I have to say, it is nice to see someone actually take the time to read something before replying. Even if I disagree with your conclusions, I at least know I am discussing this with someone intelligent.

I am not saying don't spend, I am saying what conservatives have always said. Government spending does not equal private sector success or jobs. The government has been spending more and more for the better part of a century, and the only clear result is more government employees. Spending for the sake of spending is wrong.

The reasons for this are varied, and the availability of skilled labor is only one factor. This alone ahould be the largest argument against government spending, as the government already employs more people than the private sector. More government spending will only result in more government employees, and fewer workers for the private sector, thus further burdening the economy.

Yes, some government spending is necessary. I will even acknowledge the fact that I live in the real world, and that if we simply eliminated the government spending that is unnecessary the impact on our economy would result in a short term negative that would outweigh the positives for many years.

That does not mean we should not work toward eliminating that spending. we are approaching the point where we will not have a choice, even Obama admits what we are doing is unsustainable while he merrily goes about spending more. How does that make any sense?
 
For the right, anything they don't understand is a "useless" project.

Examples:

Our produce and fruit industries depend on honeybees to pollinate. The honeybee population has been dying off for a few years. This is a huge problem and could be a national disaster if it isn't already. Beekeepers don't have the money to "fund research". This has to come from the government. During the last election John McCain and Sarah Palin called such research "pork" and McCain even joked about a "honeybee factory".

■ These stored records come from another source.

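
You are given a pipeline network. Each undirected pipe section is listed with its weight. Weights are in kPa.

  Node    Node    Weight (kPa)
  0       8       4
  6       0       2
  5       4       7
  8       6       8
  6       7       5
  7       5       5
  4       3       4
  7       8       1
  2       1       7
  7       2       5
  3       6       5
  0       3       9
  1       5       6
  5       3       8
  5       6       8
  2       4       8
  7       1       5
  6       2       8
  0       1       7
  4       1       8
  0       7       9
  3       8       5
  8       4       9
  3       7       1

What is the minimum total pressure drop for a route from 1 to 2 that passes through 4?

16 kPa

Shortest 1→4: 1–4 = 8
Shortest 4→2: 4–2 = 8
Total via 4: 8 + 8 = 16 kPa.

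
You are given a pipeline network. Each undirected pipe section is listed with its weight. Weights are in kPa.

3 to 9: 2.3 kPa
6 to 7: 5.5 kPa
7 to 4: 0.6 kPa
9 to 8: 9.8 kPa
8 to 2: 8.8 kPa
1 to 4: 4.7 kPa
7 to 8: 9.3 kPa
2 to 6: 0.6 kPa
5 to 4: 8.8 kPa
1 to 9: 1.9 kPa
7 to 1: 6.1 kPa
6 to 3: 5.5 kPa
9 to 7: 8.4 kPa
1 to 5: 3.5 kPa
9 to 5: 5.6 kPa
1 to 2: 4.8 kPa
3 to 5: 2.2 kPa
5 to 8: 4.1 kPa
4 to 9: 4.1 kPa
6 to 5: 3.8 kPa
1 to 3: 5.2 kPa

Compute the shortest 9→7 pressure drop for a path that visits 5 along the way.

13.3 kPa

Best 9 to 5: 9 → 3 → 5 costing 4.5
Shortest 5→7: 5 → 1 → 4 → 7 = 8.8
Total via 5: 4.5 + 8.8 = 13.3 kPa.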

Honey Bees Disappearing: Still A Problem : Discovery News

Then there was a study on bear DNA that the Republicans ridiculed as "pork". Bears play an important role as an apex predator. Too much inbreeding and you could ruin the existing population. Republicans don't understand science and have no respect for science.

McCain's Beef with Bears?—Pork: Scientific American

Not every earmark is "pork". But the way Republicans ridicule what they don't understand it might as well be. If it were up to them, we would be living in the stone age.

Why do we need earmarks to pay for these projects? Don't get me wrong, I agree they are useful, but earmarks are, rightfully, ridiculed by everyone. I know that even useful projects can be pork if more money is spent on them than needed.

What we really need is accountability for every penny spent. If $4.8 million is being spent to study bear DNA in Montana I want to know it is not being used to build a hunting lodge, or paying for excursions to the Caribbean.